Peter Kern: Yes. Sure, Mark. Well, so first of all, we were the first to launch it. We’ve been learning a lot as we’ve gone. We’ve talked at a few conferences about how we’ve learned to help customers engage with it. Sometimes they don’t know what to ask. There’s a lot of discovery going on in the world of generative AI around prompts and how to get people into the right questions, et cetera. So we’re doing a bunch of work on that. We’ve recently, frankly, just highlighted it more, so people could find it. We weren’t necessarily certain it was a net conversion winner or not anything winner. We just knew customers were curious. We wanted to see if we could help them with planning, et cetera. Since we’ve highlighted it more, we’ve gotten much more engagement.
But again, it’s early days, and it’s not really I wouldn’t think of it as impacting the business materially other than keeping us on the forefront of technology for our customers and the customers who want to experience it and discover through it. Now as I mentioned, we are using generative AI in many other ways besides just that, hey, I want to go to Paris, when is a good time to go to Paris question, but we’re using it in our reviews to help customers sift through reviews and ask a simple question. We’re using it in service. We’re using it in a lot of places. So generative AI is a bigger story for us long-term and for everybody. But I think in terms of that one feature on the home page, it’s still pretty small. People who like it really like it.
I wouldn’t say it’s moving the business one way or the other, but it’s a feature we want to have up there, and it’s a feature we want to enhance. And ultimately, we want to use AI broadly and generative AI to take you more easily through the collective journey.
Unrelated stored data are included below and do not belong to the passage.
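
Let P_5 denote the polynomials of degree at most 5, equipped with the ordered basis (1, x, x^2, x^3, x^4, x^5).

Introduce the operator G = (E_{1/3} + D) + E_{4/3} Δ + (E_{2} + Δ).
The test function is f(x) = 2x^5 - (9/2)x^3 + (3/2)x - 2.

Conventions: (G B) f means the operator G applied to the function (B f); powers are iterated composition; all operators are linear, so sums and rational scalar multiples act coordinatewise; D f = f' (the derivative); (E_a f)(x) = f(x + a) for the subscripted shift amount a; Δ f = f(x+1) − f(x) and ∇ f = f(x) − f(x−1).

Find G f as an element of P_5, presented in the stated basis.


the result is g(x) = 4x^5 + (160/3)x^4 + (1499/9)x^3 + (8516/27)x^2 + (51749/162)x + 54793/486

E_{1/3} f = 2x^5 + (10/3)x^4 - (41/18)x^3 - (203/54)x^2 + (10/81)x - 403/243
D f = 10x^4 - (27/2)x^2 + 3/2
(E_{1/3} + D) f = 2x^5 + (40/3)x^4 - (41/18)x^3 - (466/27)x^2 + (10/81)x - 77/486
Δ f = 10x^4 + 20x^3 + (13/2)x^2 - (7/2)x - 1
E_{4/3} Δ f = 10x^4 + (220/3)x^3 + (1159/6)x^2 + (11627/54)x + 6877/81
E_{2} f = 2x^5 + 20x^4 + (151/2)x^3 + 133x^2 + (215/2)x + 29
Δ f = 10x^4 + 20x^3 + (13/2)x^2 - (7/2)x - 1
(E_{2} + Δ) f = 2x^5 + 30x^4 + (191/2)x^3 + (279/2)x^2 + 104x + 28
((E_{1/3} + D) + E_{4/3} Δ + (E_{2} + Δ)) f = 4x^5 + (160/3)x^4 + (1499/9)x^3 + (8516/27)x^2 + (51749/162)x + 54793/486


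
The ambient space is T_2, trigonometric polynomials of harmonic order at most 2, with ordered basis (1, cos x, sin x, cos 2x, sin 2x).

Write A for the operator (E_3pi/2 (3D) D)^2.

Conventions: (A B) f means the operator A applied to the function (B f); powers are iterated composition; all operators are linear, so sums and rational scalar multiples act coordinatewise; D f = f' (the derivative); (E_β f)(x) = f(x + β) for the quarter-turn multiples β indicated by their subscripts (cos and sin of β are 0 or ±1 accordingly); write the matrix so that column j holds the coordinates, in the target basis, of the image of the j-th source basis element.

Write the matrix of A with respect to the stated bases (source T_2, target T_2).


the matrix is [[0, 0, 0, 0, 0]; [0, -9, 0, 0, 0]; [0, 0, -9, 0, 0]; [0, 0, 0, 144, 0]; [0, 0, 0, 0, 144]] (rows listed top to bottom)

image of 1: 0
image of cos x: -9cos x
image of sin x: -9sin x
image of cos 2x: 144cos 2x
image of sin 2x: 144sin 2x
each image's coordinates form column j of the matrix


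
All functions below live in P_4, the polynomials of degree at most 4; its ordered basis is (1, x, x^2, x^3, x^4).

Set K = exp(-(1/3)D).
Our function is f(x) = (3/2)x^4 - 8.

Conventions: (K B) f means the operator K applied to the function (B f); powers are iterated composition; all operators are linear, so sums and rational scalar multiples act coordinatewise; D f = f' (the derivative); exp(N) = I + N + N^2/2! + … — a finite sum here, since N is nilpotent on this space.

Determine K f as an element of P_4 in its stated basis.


the result is g(x) = (3/2)x^4 - 2x^3 + x^2 - (2/9)x - 431/54

order-1 term: -2x^3
order-2 term: x^2
order-3 term: -(2/9)x
order-4 term: 1/54
the series for exp(-(1/3)D) f terminates at order 4
exp(-(1/3)D) f = (3/2)x^4 - 2x^3 + x^2 - (2/9)x - 431/54


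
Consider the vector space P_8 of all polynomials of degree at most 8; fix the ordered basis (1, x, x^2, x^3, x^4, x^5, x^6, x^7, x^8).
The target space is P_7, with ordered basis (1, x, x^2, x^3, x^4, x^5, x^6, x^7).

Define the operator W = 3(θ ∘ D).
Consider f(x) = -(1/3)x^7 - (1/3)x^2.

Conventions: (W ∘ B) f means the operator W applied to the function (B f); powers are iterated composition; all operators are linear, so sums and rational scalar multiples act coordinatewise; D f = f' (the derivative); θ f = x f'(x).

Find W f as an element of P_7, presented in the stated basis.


D f = -(7/3)x^6 - (2/3)x
θ D f = -14x^6 - (2/3)x
(3(θ ∘ D)) f = -42x^6 - 2x

g(x) = -42x^6 - 2x


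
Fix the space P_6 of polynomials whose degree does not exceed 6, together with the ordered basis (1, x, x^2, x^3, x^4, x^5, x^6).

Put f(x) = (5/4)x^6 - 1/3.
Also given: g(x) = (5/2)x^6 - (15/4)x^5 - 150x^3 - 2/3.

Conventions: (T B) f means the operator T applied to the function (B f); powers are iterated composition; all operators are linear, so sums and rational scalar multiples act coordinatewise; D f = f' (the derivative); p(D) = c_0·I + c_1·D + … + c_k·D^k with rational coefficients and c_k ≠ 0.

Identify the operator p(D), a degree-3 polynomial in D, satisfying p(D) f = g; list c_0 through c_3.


p(D) = 2·I − (1/2)·D − D^3, i.e. c_0 = 2, c_1 = -1/2, c_2 = 0, c_3 = -1

D^0 f = (5/4)x^6 - 1/3
D^1 f = (15/2)x^5
D^2 f = (75/2)x^4
D^3 f = 150x^3
matching coefficients of g against c_0 f + c_1 Df + … from the top degree down determines the c_i
solution: c_0 = 2, c_1 = -1/2, c_2 = 0, c_3 = -1


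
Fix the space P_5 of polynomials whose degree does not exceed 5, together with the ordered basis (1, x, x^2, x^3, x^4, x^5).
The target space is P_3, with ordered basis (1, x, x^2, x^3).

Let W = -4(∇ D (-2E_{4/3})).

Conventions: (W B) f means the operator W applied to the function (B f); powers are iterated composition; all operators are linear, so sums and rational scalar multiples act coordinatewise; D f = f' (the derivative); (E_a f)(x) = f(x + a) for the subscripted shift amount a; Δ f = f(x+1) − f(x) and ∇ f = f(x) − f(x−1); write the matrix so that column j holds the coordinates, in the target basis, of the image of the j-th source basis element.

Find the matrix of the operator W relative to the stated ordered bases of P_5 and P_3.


image of 1: 0
image of x: 0
image of x^2: 16
image of x^3: 48x + 40
image of x^4: 96x^2 + 160x + 224/3
image of x^5: 160x^3 + 400x^2 + (1120/3)x + 3400/27
each image's coordinates form column j of the matrix

the matrix is [[0, 0, 16, 40, 224/3, 3400/27]; [0, 0, 0, 48, 160, 1120/3]; [0, 0, 0, 0, 96, 400]; [0, 0, 0, 0, 0, 160]] (rows listed top to bottom)


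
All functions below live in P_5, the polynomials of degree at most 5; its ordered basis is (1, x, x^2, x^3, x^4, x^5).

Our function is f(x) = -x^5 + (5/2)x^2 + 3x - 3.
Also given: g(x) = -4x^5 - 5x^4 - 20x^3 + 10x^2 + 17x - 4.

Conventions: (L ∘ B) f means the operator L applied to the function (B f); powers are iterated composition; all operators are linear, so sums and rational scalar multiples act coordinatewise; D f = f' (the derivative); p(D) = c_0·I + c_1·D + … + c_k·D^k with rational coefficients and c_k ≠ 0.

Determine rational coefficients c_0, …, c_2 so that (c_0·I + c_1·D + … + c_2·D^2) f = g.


D^0 f = -x^5 + (5/2)x^2 + 3x - 3
D^1 f = -5x^4 + 5x + 3
D^2 f = -20x^3 + 5
matching coefficients of g against c_0 f + c_1 Df + … from the top degree down determines the c_i
solution: c_0 = 4, c_1 = 1, c_2 = 1

p(D) = 4·I + D + D^2, i.e. c_0 = 4, c_1 = 1, c_2 = 1


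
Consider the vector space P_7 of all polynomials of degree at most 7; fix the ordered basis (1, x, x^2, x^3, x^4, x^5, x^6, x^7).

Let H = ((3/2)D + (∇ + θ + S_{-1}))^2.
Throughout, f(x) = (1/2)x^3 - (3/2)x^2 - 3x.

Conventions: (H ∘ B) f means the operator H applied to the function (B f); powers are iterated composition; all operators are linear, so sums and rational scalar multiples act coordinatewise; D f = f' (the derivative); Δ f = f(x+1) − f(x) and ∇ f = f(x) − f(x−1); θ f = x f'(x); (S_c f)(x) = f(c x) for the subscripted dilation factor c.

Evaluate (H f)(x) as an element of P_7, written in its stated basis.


D f = (3/2)x^2 - 3x - 3
((3/2)D) f = (9/4)x^2 - (9/2)x - 9/2
∇ f = (3/2)x^2 - (9/2)x - 1
θ f = (3/2)x^3 - 3x^2 - 3x
S_{-1} f = -(1/2)x^3 - (3/2)x^2 + 3x
(∇ + θ + S_{-1}) f = x^3 - 3x^2 - (9/2)x - 1
((3/2)D + (∇ + θ + S_{-1})) f = x^3 - (3/4)x^2 - 9x - 11/2
D ((3/2)D + (∇ + θ + S_{-1})) f = 3x^2 - (3/2)x - 9
((3/2)D) ((3/2)D + (∇ + θ + S_{-1})) f = (9/2)x^2 - (9/4)x - 27/2
∇ ((3/2)D + (∇ + θ + S_{-1})) f = 3x^2 - (9/2)x - 29/4
θ ((3/2)D + (∇ + θ + S_{-1})) f = 3x^3 - (3/2)x^2 - 9x
S_{-1} ((3/2)D + (∇ + θ + S_{-1})) f = -x^3 - (3/4)x^2 + 9x - 11/2
(∇ + θ + S_{-1}) ((3/2)D + (∇ + θ + S_{-1})) f = 2x^3 + (3/4)x^2 - (9/2)x - 51/4
((3/2)D + (∇ + θ + S_{-1})) ((3/2)D + (∇ + θ + S_{-1})) f = 2x^3 + (21/4)x^2 - (27/4)x - 105/4

the image equals g(x) = 2x^3 + (21/4)x^2 - (27/4)x - 105/4


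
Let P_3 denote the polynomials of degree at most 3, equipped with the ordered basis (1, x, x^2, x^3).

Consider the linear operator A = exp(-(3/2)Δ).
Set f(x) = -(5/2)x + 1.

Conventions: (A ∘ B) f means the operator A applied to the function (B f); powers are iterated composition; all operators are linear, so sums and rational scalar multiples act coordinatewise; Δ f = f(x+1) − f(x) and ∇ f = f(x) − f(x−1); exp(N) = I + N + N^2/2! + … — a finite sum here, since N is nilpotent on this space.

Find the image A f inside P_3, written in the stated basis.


the image equals g(x) = -(5/2)x + 19/4

order-1 term: 15/4
the series for exp(-(3/2)Δ) f terminates at order 1
exp(-(3/2)Δ) f = -(5/2)x + 19/4


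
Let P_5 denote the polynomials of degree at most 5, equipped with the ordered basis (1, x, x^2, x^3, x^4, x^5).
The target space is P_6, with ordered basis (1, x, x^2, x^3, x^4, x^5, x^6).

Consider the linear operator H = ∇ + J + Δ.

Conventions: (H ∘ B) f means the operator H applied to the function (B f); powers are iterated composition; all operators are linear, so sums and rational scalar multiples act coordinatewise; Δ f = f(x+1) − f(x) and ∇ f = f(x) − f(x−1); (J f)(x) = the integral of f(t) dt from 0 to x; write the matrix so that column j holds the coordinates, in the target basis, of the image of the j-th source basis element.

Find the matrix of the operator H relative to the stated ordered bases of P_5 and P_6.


the matrix is [[0, 2, 0, 2, 0, 2]; [1, 0, 4, 0, 8, 0]; [0, 1/2, 0, 6, 0, 20]; [0, 0, 1/3, 0, 8, 0]; [0, 0, 0, 1/4, 0, 10]; [0, 0, 0, 0, 1/5, 0]; [0, 0, 0, 0, 0, 1/6]] (rows listed top to bottom)

image of 1: x
image of x: (1/2)x^2 + 2
image of x^2: (1/3)x^3 + 4x
image of x^3: (1/4)x^4 + 6x^2 + 2
image of x^4: (1/5)x^5 + 8x^3 + 8x
image of x^5: (1/6)x^6 + 10x^4 + 20x^2 + 2
each image's coordinates form column j of the matrix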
Whatever part of it you can use it best for, whether that’s home page, discovery, kind of greenfields trying to figure out a trip or anywhere through search, sort, purchase comparison, all of those places that are complicated areas for customers. We want to help use AI, use generative AI where appropriate to just take friction out of that journey end-to-end. And that’s a journey we’re on, and homepage is just one part of it.
Operator: Our final question is from Ken Gabreski from Wells Fargo. Ken, please go ahead.
Alec Brondolo: Hey. This is Alec on for Ken. Appreciate the question. It seems like the business journey over the last couple of years has been focused on centralization, centralization of the tech platform, centralization of the loyalty program. How do you think about centralization of brands? Specifically, it feels like Orbitz, Hotwire Travelocity, the legacy brands have been a drag on nights growth over the last few years. Could it make sense to clean that up in ’24? Thanks.
Peter Kern: Yes. Thank you, Ken (sic) [Alec]. I would say, again, we are happy to have customers on any brands they enjoy. But if you look at how we’ve invested capital, we have not been really investing in those smaller brands for the last few years. There are still customers who enjoy those brands. We’re not planning to turn them off or make them go somewhere else. We obviously think they’d be better off in our main brands with the best-in-class loyalty program and everything else. But at this point, and really, to your point, as we’ve centralized the technology, the lift of maintaining those things has gone away. So as we get rid of having multiple stacks and old stacks to keep up and other things like that, we get to an efficient state where 1 or 21 doesn’t really matter.